Editor: For decades, BC Ferries has allowed people with their vehicles to ride on certain ferry routes for free. This has always been a poor decision on the corporation’s part. Any time a person walks on or drives on any ferry, that person should pay for that service.
When people move to Victoria or Nanaimo, they understand that it is their choice to move to these areas. With that comes the cognitive decision to pay for the use of a BC Ferry when travelling to the mainland.
If anyone should be able to say that this service is an extension of the highway, it should be those at the Horseshoe Bay terminal. That is where the Trans-Canada truly ends, hence an extension of the highway.

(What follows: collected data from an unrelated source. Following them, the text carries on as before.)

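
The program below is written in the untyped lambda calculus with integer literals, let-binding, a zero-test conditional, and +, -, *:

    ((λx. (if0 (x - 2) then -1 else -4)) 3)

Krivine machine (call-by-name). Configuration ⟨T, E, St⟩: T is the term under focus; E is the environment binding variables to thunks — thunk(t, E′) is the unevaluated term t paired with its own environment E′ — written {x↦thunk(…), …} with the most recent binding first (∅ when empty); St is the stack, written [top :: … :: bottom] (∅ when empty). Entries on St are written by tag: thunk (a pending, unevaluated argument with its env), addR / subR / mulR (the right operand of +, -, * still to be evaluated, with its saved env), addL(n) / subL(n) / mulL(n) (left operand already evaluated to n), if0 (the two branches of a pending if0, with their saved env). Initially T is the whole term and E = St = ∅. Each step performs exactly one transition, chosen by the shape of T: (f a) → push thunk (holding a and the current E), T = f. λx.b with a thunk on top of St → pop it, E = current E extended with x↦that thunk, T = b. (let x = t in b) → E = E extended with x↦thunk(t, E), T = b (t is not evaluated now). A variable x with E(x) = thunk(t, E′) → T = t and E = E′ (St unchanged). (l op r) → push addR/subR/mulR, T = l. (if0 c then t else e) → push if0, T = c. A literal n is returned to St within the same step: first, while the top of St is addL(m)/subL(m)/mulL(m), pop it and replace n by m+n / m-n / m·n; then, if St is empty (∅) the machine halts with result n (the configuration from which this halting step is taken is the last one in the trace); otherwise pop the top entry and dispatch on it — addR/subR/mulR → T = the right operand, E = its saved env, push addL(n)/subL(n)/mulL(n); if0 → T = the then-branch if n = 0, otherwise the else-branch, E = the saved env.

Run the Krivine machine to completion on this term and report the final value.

step 0: ⟨T=((λx. (if0 (x - 2) then -1 else -4)) 3); E=∅; St=∅⟩
step 1: ⟨T=(λx. (if0 (x - 2) then -1 else -4)); E=∅; St=[thunk]⟩
step 2: ⟨T=(if0 (x - 2) then -1 else -4); E={x↦thunk(3, ∅)}; St=∅⟩
step 3: ⟨T=(x - 2); E={x↦thunk(3, ∅)}; St=[if0]⟩
step 4: ⟨T=x; E={x↦thunk(3, ∅)}; St=[subR :: if0]⟩
step 5: ⟨T=3; E=∅; St=[subR :: if0]⟩
step 6: ⟨T=2; E={x↦thunk(3, ∅)}; St=[subL(3) :: if0]⟩
step 7: ⟨T=-4; E={x↦thunk(3, ∅)}; St=∅⟩
→ final value -4

Answer: -4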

I choose to live in Langley. In 2013, the ministry of transportation started to toll the new Port Mann Bridge. For the last 33 years, I have been using the bridge without paying a toll.
So if the new Port Mann Bridge is an extension of the highway as the people living on the smaller islands have stated the ferry service is, I should not have to pay a bridge toll to cross to the north side of the river to get to Vancouver. When the Coquihalla Highway was a tolled highway, everyone knew it came with a price, and folks for the most part didn’t mind paying for the privilege of using it. And that was an extension of the highway.

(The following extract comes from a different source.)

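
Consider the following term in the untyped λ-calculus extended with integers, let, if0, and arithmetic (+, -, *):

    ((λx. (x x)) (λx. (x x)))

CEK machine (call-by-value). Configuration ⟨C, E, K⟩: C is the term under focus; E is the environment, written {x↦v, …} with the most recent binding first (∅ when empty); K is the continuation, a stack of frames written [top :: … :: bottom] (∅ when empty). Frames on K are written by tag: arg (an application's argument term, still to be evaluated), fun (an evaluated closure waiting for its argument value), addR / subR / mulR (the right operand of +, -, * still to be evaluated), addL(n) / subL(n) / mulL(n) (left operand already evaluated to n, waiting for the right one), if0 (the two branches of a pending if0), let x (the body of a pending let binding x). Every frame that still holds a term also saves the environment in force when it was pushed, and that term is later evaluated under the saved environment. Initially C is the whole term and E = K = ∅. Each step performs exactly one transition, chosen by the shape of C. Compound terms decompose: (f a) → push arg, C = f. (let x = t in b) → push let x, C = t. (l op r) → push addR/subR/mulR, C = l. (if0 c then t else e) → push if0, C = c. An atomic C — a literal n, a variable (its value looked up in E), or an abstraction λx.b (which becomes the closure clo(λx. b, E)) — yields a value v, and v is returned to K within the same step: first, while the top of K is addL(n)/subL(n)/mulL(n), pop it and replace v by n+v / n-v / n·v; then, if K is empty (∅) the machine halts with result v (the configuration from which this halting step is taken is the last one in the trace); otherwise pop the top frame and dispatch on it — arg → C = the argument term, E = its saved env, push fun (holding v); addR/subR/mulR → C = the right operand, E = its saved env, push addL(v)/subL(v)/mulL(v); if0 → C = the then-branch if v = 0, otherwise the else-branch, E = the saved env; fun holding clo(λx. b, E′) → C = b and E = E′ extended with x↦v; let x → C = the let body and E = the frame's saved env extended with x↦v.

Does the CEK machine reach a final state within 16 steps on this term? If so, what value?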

Like it or not, times change and not always for the better. For far too many years, the taxpayers of British Columbia have been subsidizing the corporation for riders who use the service without paying. People who chose to purchase homes on these islands must understand that a taxpayer in Langley or a taxpayer anywhere in the province should not have to pay for the choices made by those living on islands which require a service that costs money to run.
In a few short years, we will have another bridge (replacement of the Deas tunnel) which will be tolled. In order for our province to be debt-free, everyone must know that services have to be paid for by people that use such services. So to that I say “nobody rides for free.”